Сигара едва не выпала у комиссара изо рта. Лицо мэра стало кирпично-красным.
— Седьмой жертве — племяннице вашей жены, доктор, — было двадцать пять лет. Если в этом деле можно что-либо предсказывать, так это то, что номеру восемь будет меньше двадцати пяти. Так что, если вам или нам не повезет, мы скоро начнем расследовать удушения детей. — Эллери поставил стакан. — Пожелайте от меня доброй ночи миссис Казалис.
Глава 7
Так называемые «кошачьи беспорядки» 22–23 сентября явились самым жутким примером mobile vulgus[72] после волнений в Гарлеме почти пятнадцатилетней давности. Но в данном случае толпа состояла в основном из белых, что подтверждало слова мэра на пресс-конференции в прошлом месяце об отсутствии «расовой подоплеки». Примитивный страх присущ всем людям, независимо от цвета кожи.
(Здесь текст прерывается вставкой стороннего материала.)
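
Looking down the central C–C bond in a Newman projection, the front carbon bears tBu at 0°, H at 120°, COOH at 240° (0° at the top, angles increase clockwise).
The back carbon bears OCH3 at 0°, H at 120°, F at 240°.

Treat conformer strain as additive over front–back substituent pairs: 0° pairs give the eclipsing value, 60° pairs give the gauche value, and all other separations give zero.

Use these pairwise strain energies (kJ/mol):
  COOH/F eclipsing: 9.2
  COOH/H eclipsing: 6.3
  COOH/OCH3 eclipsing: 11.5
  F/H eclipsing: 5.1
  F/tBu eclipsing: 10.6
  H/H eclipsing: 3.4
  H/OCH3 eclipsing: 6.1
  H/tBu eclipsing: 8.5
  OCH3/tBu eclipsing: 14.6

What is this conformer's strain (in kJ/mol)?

27.2 kJ/mol

This conformer (eclipsed): tBu–OCH3 eclipsed, H–H eclipsed, COOH–F eclipsed; 14.6 + 3.4 + 9.2 = 27.2 kJ/mol.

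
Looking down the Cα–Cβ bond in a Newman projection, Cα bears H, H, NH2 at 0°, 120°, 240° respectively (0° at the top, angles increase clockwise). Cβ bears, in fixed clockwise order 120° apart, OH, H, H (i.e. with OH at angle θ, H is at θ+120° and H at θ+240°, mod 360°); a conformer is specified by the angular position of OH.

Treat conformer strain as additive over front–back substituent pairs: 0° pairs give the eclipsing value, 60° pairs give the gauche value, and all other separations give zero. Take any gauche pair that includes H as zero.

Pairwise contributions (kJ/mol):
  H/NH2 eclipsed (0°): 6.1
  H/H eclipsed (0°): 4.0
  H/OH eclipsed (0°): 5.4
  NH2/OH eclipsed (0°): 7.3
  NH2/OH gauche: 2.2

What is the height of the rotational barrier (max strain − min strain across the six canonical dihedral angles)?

OH at 0° (eclipsed): H–OH eclipsed, H–H eclipsed, NH2–H eclipsed; 5.4 + 4.0 + 6.1 = 15.5 kJ/mol.
OH at 60° (staggered): no non-H gauche contacts → 0.0 kJ/mol.
OH at 120° (eclipsed): H–H eclipsed, H–OH eclipsed, NH2–H eclipsed; 4.0 + 5.4 + 6.1 = 15.5 kJ/mol.
OH at 180° (staggered): NH2–OH gauche; 2.2 = 2.2 kJ/mol.
OH at 240° (eclipsed): H–H eclipsed, H–H eclipsed, NH2–OH eclipsed; 4.0 + 4.0 + 7.3 = 15.3 kJ/mol.
OH at 300° (staggered): NH2–OH gauche; 2.2 = 2.2 kJ/mol.
Max at 0° (15.5 kJ/mol), min at 60° (0.0 kJ/mol); barrier = 15.5 kJ/mol.

15.5 kJ/mol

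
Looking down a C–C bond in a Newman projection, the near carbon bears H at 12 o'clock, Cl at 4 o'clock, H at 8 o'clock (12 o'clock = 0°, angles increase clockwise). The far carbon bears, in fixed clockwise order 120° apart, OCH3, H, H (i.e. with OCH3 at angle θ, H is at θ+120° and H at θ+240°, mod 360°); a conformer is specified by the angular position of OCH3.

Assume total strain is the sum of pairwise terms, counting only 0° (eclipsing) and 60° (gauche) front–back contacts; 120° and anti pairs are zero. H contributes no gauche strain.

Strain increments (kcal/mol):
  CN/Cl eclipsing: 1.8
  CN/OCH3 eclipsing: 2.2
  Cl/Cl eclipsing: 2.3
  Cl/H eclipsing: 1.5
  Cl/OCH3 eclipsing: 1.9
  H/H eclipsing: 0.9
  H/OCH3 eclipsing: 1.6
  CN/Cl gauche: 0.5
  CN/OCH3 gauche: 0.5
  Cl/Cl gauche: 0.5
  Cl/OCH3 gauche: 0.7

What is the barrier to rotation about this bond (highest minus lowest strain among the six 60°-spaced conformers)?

OCH3 at 0° (eclipsed): H(0°)/OCH3(0°) eclipsed 1.6; Cl(120°)/H(120°) eclipsed 1.5; H(240°)/H(240°) eclipsed 0.9 → 4.0 kcal/mol.
OCH3 at 60° (staggered): Cl(120°)/OCH3(60°) gauche 0.7 → 0.7 kcal/mol.
OCH3 at 120° (eclipsed): H(0°)/H(0°) eclipsed 0.9; Cl(120°)/OCH3(120°) eclipsed 1.9; H(240°)/H(240°) eclipsed 0.9 → 3.7 kcal/mol.
OCH3 at 180° (staggered): Cl(120°)/OCH3(180°) gauche 0.7 → 0.7 kcal/mol.
OCH3 at 240° (eclipsed): H(0°)/H(0°) eclipsed 0.9; Cl(120°)/H(120°) eclipsed 1.5; H(240°)/OCH3(240°) eclipsed 1.6 → 4.0 kcal/mol.
OCH3 at 300° (staggered): no non-H gauche contacts → 0.0 kcal/mol.
Max at 0° (4.0 kcal/mol), min at 300° (0.0 kcal/mol); barrier = 4.0 kcal/mol.

4.0 kcal/mol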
Изучающие психологию толпы обнаружили в «кошачьих беспорядках» немало интересного. Если женщина, чей истерический припадок, вызвавший панику в «Метрополь-Холле», в каком-то смысле выполнила функцию meneur[73], который появляется в любой возбужденной толпе; фитиля, вызывающего взрыв, — то ее, в свою очередь, привели в такое состояние команды отпора террору, появившиеся во всем городе в течение трех предыдущих дней, чья деятельность и явилась причиной присутствия женщины в «Метрополь-Холле». Никто не мог точно определить вдохновителя этих групп.
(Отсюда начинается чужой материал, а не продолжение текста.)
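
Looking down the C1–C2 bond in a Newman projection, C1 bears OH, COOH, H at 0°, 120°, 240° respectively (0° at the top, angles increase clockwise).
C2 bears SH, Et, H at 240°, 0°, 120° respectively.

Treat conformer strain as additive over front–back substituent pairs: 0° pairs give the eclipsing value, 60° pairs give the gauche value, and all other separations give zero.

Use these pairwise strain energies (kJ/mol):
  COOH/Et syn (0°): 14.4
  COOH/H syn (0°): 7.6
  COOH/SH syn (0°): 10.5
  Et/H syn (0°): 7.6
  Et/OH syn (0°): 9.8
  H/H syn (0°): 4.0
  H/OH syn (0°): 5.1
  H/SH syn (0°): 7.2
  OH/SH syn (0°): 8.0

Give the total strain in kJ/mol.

24.6 kJ/mol

This conformer (eclipsed): OH–Et eclipsed, COOH–H eclipsed, H–SH eclipsed; 9.8 + 7.6 + 7.2 = 24.6 kJ/mol.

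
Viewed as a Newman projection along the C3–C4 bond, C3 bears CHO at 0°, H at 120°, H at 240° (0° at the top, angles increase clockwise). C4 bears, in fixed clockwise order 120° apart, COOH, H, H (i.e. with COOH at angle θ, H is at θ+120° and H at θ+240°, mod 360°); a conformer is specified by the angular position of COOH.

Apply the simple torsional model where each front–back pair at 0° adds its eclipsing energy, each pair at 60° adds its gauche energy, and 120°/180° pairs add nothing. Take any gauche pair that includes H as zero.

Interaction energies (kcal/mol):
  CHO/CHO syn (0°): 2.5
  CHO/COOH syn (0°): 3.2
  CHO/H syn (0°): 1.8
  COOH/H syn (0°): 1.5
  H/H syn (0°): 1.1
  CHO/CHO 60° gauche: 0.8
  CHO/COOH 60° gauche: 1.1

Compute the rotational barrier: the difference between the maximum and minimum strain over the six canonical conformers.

COOH at 0° is eclipsed. CHO at 0° is eclipsed with COOH at 0° (3.2); H at 120° is eclipsed with H at 120° (1.1); H at 240° is eclipsed with H at 240° (1.1). Total 5.4 kcal/mol.
COOH at 60° is staggered. CHO at 0° is gauche with COOH at 60° (1.1). Total 1.1 kcal/mol.
COOH at 120° is eclipsed. CHO at 0° is eclipsed with H at 0° (1.8); H at 120° is eclipsed with COOH at 120° (1.5); H at 240° is eclipsed with H at 240° (1.1). Total 4.4 kcal/mol.
COOH at 180° (staggered): no non-H gauche contacts → 0.0 kcal/mol.
COOH at 240° is eclipsed. CHO at 0° is eclipsed with H at 0° (1.8); H at 120° is eclipsed with H at 120° (1.1); H at 240° is eclipsed with COOH at 240° (1.5). Total 4.4 kcal/mol.
COOH at 300° is staggered. CHO at 0° is gauche with COOH at 300° (1.1). Total 1.1 kcal/mol.
Max at 0° (5.4 kcal/mol), min at 180° (0.0 kcal/mol); barrier = 5.4 kcal/mol.

5.4 kcal/mol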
Недолговечное движение, ставшее известным как «Четыре дня» (хотя со времени возникновения до кульминационных беспорядков прошло шесть дней), впервые получило рекламу на страницах утренних газет в понедельник 19 сентября.
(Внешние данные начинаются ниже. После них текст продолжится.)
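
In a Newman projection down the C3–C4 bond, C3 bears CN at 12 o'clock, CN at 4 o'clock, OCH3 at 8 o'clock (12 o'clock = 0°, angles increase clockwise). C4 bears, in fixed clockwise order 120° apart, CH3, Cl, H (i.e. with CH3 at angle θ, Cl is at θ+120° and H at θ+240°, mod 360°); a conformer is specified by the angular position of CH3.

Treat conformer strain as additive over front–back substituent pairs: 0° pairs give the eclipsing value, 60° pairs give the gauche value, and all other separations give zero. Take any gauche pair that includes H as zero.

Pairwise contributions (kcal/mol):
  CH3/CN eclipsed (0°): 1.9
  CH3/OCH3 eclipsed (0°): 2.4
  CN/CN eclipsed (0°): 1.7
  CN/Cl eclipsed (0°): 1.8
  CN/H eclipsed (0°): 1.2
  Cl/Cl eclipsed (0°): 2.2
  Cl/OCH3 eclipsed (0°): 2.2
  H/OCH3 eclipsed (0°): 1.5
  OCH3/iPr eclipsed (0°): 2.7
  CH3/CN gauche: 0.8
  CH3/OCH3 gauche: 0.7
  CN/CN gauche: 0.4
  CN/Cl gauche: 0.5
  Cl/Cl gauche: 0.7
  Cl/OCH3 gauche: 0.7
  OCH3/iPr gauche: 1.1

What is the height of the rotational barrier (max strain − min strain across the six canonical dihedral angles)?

2.9 kcal/mol

CH3 at 0° is eclipsed. CN at 0° is eclipsed with CH3 at 0° (1.9); CN at 120° is eclipsed with Cl at 120° (1.8); OCH3 at 240° is eclipsed with H at 240° (1.5). Total 5.2 kcal/mol.
CH3 at 60° is staggered. CN at 0° is gauche with CH3 at 60° (0.8); CN at 120° is gauche with CH3 at 60° (0.8); CN at 120° is gauche with Cl at 180° (0.5); OCH3 at 240° is gauche with Cl at 180° (0.7). Total 2.8 kcal/mol.
CH3 at 120° is eclipsed. CN at 0° is eclipsed with H at 0° (1.2); CN at 120° is eclipsed with CH3 at 120° (1.9); OCH3 at 240° is eclipsed with Cl at 240° (2.2). Total 5.3 kcal/mol.
CH3 at 180° is staggered. CN at 0° is gauche with Cl at 300° (0.5); CN at 120° is gauche with CH3 at 180° (0.8); OCH3 at 240° is gauche with CH3 at 180° (0.7); OCH3 at 240° is gauche with Cl at 300° (0.7). Total 2.7 kcal/mol.
CH3 at 240° is eclipsed. CN at 0° is eclipsed with Cl at 0° (1.8); CN at 120° is eclipsed with H at 120° (1.2); OCH3 at 240° is eclipsed with CH3 at 240° (2.4). Total 5.4 kcal/mol.
CH3 at 300° is staggered. CN at 0° is gauche with CH3 at 300° (0.8); CN at 0° is gauche with Cl at 60° (0.5); CN at 120° is gauche with Cl at 60° (0.5); OCH3 at 240° is gauche with CH3 at 300° (0.7). Total 2.5 kcal/mol.
Max at 240° (5.4 kcal/mol), min at 300° (2.5 kcal/mol); barrier = 2.9 kcal/mol.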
«Ассоциация соседей» была сформирована в минувший уик-энд в Нижнем Ист-Сайде под названием «Бдительные с Дивижн-стрит». На субботнем организационном собрании был принят ряд решений в виде «декларации», которую единогласно ратифицировали в воскресенье. «Преамбула» отстаивала «право законопослушных американских граждан в условиях беспомощности регулярных сил закона» объединяться «во имя общей безопасности». Каждый из живущих в обозначенном районе мог стать членом объединения. Особенно активно приглашались ветераны Второй мировой войны. Предстояло организовать группы патрулей — на улицах, в парках, на крышах. В каждом доме должен был дежурить отдельный патруль. В обязанности патрулей входила «охрана граждан от злодея, терроризирующего Нью-Йорк». (Возникли внутриорганизационные протесты против использования «высокопарных выражений», однако они стихли, когда комитет напомнил, но «на Дивижн-стрит и поблизости нас считают стадом свиней».) Дисциплина предполагалась военная. Патрульных следовало экипировать фонарями, нарукавными повязками и «доступным оружием для защиты». Комендантский час для детей установили с девяти вечера. Уличное освещение намеревались поддерживать до рассвета — специальное соглашение об этом заключили с владельцами домов и магазинов.